While always carrying positive messages, the Unity calendars through the years would vary in size, design, themes, and languages—and also functionality. There have been pocket-size calendars, special calendars inside Daily Word® and La Palabra Diaria, calendars with no dates, and desk calendars that included room for personal notes like a personal prayer list and special occasions.
The calendars would reflect the ornateness, fonts, artwork, and mottos from other Unity-published literature of the time. Nature was a frequent theme, which continues today in Unity calendars. Color symbolism, from The Twelve Powers of Man by Unity cofounder Charles Fillmore, also was used to enhance the written messages on the calendars.
For the April page in 1920, the calendar had an Easter quote by Phillips Brooks, an 18th-century Episcopal clergyman and lyricist of "O Little Town of Bethlehem,” as part of a design that combined green (for strength), yellow (for good judgment), and white (for Jesus Christ).
The 1926 Unity Calendar used bright orange to represent enthusiasm, blue for faith, and white again, carrying the subliminal call for people to enthusiastically express from their faith in Jesus Christ.
After creating calendars for a decade, Unity stopped doing so in 1930 because of the Great Depression and geopolitical strife leading up to World War II. It wouldn’t be until the mid-1960s before Unity started producing calendars on a regular basis again.
In 1965 Unity produced a yearlong calendar with no dates. It had an inspirational message with a different drawing of Unity Village in the background. Its brown tone was used to mean renunciation. The nod to the “built environments” across the Unity Village campus would become common practice in the calendars that followed.

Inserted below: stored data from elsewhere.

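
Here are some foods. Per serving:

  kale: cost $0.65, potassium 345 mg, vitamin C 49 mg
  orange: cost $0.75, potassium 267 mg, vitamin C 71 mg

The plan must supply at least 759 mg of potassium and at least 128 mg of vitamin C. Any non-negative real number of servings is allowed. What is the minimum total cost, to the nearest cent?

$1.58

Minimising a linear cost over {potassium ≥ 759, vitamin C ≥ 128, servings ≥ 0} — the optimum is at a vertex, using one or two foods.
kale only: max(759/345, 128/49) = 2.612 servings → $1.70.
orange only: max(759/267, 128/71) = 2.843 servings → $2.13.
kale + orange with both tight: 1.727 servings and 0.6107 servings → $1.58.
Cheapest feasible corner: $1.58.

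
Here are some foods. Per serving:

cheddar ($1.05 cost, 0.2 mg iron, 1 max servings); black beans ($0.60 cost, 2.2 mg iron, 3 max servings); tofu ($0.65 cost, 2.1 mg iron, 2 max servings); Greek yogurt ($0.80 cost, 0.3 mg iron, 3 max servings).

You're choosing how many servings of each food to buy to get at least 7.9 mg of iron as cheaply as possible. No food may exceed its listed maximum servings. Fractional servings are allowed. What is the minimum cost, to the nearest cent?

$2.20

Cost per mg of iron: black beans $0.2727, tofu $0.3095, Greek yogurt $2.6667, cheddar $5.2500.
Take 3 servings of black beans: +6.6 mg iron for $1.80 (total $1.80, still need 1.3 mg).
Take 0.619 servings of tofu: +1.3 mg iron for $0.40 (total $2.20, still need 0.0 mg).
Filling from the cheapest source first is optimal under one linear minimum: $2.20.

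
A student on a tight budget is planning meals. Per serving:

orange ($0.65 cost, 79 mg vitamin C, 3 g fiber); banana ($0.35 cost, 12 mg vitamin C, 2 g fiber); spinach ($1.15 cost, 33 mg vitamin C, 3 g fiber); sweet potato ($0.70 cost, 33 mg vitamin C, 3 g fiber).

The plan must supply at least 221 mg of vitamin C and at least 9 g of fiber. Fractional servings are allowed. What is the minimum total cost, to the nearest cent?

The cheapest plan sits at a corner of the feasible region — with two constraints it uses at most two foods.
orange only: max(221/79, 9/3) = 3 servings → $1.95.
banana only: max(221/12, 9/2) = 18.42 servings → $6.45.
spinach only: max(221/33, 9/3) = 6.697 servings → $7.70.
sweet potato only: max(221/33, 9/3) = 6.697 servings → $4.69.
orange + banana with both tight: 2.738 servings and 0.3934 servings → $1.92.
orange + spinach with both tight: 2.652 servings and 0.3478 servings → $2.12.
orange + sweet potato with both tight: 2.652 servings and 0.3478 servings → $1.97.
banana + spinach: intersection lies outside the first quadrant.
banana + sweet potato: intersection lies outside the first quadrant.
spinach + sweet potato (both tight): parallel constraints — no distinct corner.
Cheapest feasible corner: $1.92.

$1.92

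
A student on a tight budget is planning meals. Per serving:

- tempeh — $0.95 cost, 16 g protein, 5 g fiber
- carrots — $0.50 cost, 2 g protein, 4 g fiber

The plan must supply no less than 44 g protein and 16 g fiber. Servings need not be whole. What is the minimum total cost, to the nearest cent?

Check every corner: each single food scaled to meet both minima, and each pair solved so both constraints bind.
tempeh only: max(44/16, 16/5) = 3.2 servings → $3.04.
carrots only: max(44/2, 16/4) = 22 servings → $11.00.
tempeh + carrots with both tight: 2.667 servings and 0.6667 servings → $2.87.
The minimum over all feasible corners is $2.87.

$2.87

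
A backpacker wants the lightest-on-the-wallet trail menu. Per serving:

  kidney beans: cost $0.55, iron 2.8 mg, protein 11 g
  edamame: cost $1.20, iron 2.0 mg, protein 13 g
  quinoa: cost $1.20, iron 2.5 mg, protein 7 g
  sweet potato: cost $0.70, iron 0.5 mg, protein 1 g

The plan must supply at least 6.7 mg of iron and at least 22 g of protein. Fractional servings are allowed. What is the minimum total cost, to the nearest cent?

$1.32

The cheapest plan sits at a corner of the feasible region — with two constraints it uses at most two foods.
kidney beans only: max(6.7/2.8, 22/11) = 2.393 servings → $1.32.
edamame only: max(6.7/2.0, 22/13) = 3.35 servings → $4.02.
quinoa only: max(6.7/2.5, 22/7) = 3.143 servings → $3.77.
sweet potato only: max(6.7/0.5, 22/1) = 22 servings → $15.40.
kidney beans + edamame with both targets exact would need a negative amount; discard.
kidney beans + quinoa with both tight: 1.025 servings and 1.532 servings → $2.40.
kidney beans + sweet potato with both tight: 1.593 servings and 4.481 servings → $4.01.
edamame + quinoa with both tight: 0.4378 servings and 2.33 servings → $3.32.
edamame + sweet potato with both tight: 0.9556 servings and 9.578 servings → $7.85.
quinoa + sweet potato: the both-tight solution has a negative serving — not a feasible corner.
Cheapest feasible corner: $1.32.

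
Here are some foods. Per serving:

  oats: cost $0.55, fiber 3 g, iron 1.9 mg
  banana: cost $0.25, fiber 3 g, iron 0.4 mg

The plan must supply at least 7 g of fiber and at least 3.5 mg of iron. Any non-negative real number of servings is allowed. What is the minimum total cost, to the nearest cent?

At the optimum either one food covers both requirements or two foods hit both targets exactly; no other combination can be cheaper.
oats only: max(7/3, 3.5/1.9) = 2.333 servings → $1.28.
banana only: max(7/3, 3.5/0.4) = 8.75 servings → $2.19.
oats + banana with both tight: 1.711 servings and 0.6222 servings → $1.10.
So the least-cost plan costs $1.10.

$1.10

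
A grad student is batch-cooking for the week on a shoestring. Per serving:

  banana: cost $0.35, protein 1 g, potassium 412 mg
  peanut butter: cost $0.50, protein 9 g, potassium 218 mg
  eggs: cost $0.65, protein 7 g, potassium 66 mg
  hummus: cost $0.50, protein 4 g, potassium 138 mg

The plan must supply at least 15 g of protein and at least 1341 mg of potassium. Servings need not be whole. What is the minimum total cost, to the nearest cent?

$1.58

This is a tiny linear program; its minimum lies at a vertex of the feasible set. List the vertices and price them.
banana only: max(15/1, 1341/412) = 15 servings → $5.25.
peanut butter only: max(15/9, 1341/218) = 6.151 servings → $3.08.
eggs only: max(15/7, 1341/66) = 20.32 servings → $13.21.
hummus only: max(15/4, 1341/138) = 9.717 servings → $4.86.
banana + peanut butter with both tight: 2.521 servings and 1.387 servings → $1.58.
banana + eggs with both tight: 2.98 servings and 1.717 servings → $2.16.
banana + hummus with both tight: 2.181 servings and 3.205 servings → $2.37.
peanut butter + eggs: intersection lies outside the first quadrant.
peanut butter + hummus: intersection lies outside the first quadrant.
eggs + hummus: the both-tight solution has a negative serving — not a feasible corner.
The minimum over all feasible corners is $1.58.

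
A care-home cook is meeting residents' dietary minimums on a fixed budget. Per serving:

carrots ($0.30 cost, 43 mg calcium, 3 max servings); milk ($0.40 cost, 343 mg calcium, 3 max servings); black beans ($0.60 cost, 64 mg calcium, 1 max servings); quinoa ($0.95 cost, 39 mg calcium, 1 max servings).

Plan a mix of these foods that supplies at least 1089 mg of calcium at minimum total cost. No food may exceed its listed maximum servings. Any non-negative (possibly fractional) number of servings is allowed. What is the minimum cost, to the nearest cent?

$1.62

Cost per mg of calcium: milk $0.0012, carrots $0.0070, black beans $0.0094, quinoa $0.0244.
Take 3 servings of milk: +1029.0 mg calcium for $1.20 (total $1.20, still need 60.0 mg).
Take 1.395 servings of carrots: +60.0 mg calcium for $0.42 (total $1.62, still need 0.0 mg).
Filling from the cheapest source first is optimal under one linear minimum: $1.62.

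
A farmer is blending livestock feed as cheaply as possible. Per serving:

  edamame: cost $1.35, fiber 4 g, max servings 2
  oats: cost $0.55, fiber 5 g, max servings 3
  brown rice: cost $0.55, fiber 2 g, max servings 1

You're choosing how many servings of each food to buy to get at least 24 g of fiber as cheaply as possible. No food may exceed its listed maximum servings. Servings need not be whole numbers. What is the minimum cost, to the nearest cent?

$4.56

Cost per g of fiber: oats $0.1100, brown rice $0.2750, edamame $0.3375.
Take 3 servings of oats: +15.0 g fiber for $1.65 (total $1.65, still need 9.0 g).
Take 1 serving of brown rice: +2.0 g fiber for $0.55 (total $2.20, still need 7.0 g).
Take 1.75 servings of edamame: +7.0 g fiber for $2.36 (total $4.56, still need 0.0 g).
Greedy by cheapest-per-g is optimal for a single linear constraint, so the minimum cost is $4.56.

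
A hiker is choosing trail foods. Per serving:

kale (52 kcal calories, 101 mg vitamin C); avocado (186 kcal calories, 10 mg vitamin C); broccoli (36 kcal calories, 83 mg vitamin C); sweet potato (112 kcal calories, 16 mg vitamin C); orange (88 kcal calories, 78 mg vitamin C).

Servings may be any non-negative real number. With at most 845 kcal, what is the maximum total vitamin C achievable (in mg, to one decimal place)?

1948.2 mg

Vitamin C per kcal: broccoli 2.306, kale 1.942, orange 0.8864, sweet potato 0.1429, avocado 0.05376.
With no serving limits, spend the whole calories allowance on broccoli: 845 kcal / 36 kcal × 83 mg = 1948.2 mg.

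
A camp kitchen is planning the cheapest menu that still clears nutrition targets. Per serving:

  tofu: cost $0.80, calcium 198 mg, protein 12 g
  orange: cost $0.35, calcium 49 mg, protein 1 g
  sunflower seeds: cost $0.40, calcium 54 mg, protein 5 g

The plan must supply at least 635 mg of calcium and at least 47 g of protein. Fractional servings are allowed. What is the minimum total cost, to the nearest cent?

$3.13

Minimising a linear cost over {calcium ≥ 635, protein ≥ 47, servings ≥ 0} — the optimum is at a vertex, using one or two foods.
tofu only: max(635/198, 47/12) = 3.917 servings → $3.13.
orange only: max(635/49, 47/1) = 47 servings → $16.45.
sunflower seeds only: max(635/54, 47/5) = 11.76 servings → $4.70.
tofu + orange: intersection lies outside the first quadrant.
tofu + sunflower seeds with both tight: 1.863 servings and 4.93 servings → $3.46.
orange + sunflower seeds with both tight: 3.335 servings and 8.733 servings → $4.66.
The minimum over all feasible corners is $3.13.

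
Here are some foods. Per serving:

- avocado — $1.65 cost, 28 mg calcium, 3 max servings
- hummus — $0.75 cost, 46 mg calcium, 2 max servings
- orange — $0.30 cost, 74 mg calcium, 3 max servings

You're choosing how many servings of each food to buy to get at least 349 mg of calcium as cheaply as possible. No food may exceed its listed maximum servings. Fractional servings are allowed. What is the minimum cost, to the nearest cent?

Cost per mg of calcium: orange $0.0041, hummus $0.0163, avocado $0.0589.
Take 3 servings of orange: +222.0 mg calcium for $0.90 (total $0.90, still need 127.0 mg).
Take 2 servings of hummus: +92.0 mg calcium for $1.50 (total $2.40, still need 35.0 mg).
Take 1.25 servings of avocado: +35.0 mg calcium for $2.06 (total $4.46, still need 0.0 mg).
Greedy by cheapest-per-mg is optimal for a single linear constraint, so the minimum cost is $4.46.

$4.46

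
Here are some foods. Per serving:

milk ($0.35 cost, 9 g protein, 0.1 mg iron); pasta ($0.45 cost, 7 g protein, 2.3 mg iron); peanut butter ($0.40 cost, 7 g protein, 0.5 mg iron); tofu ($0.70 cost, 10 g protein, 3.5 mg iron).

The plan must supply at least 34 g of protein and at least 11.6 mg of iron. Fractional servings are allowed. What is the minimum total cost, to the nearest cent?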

In later years, the Unity Calendar added more functions and was seen as a tool for the organization, cited in Unity teachings as a key to prosperity. Lowell Fillmore promoted such with the creation of the 1967 calendar, “Unity Housebook,” which included a special prayer for each month, selected scripture, a special needs prayer list, space to write reminders, and commemorative days, such as birthdays and anniversaries.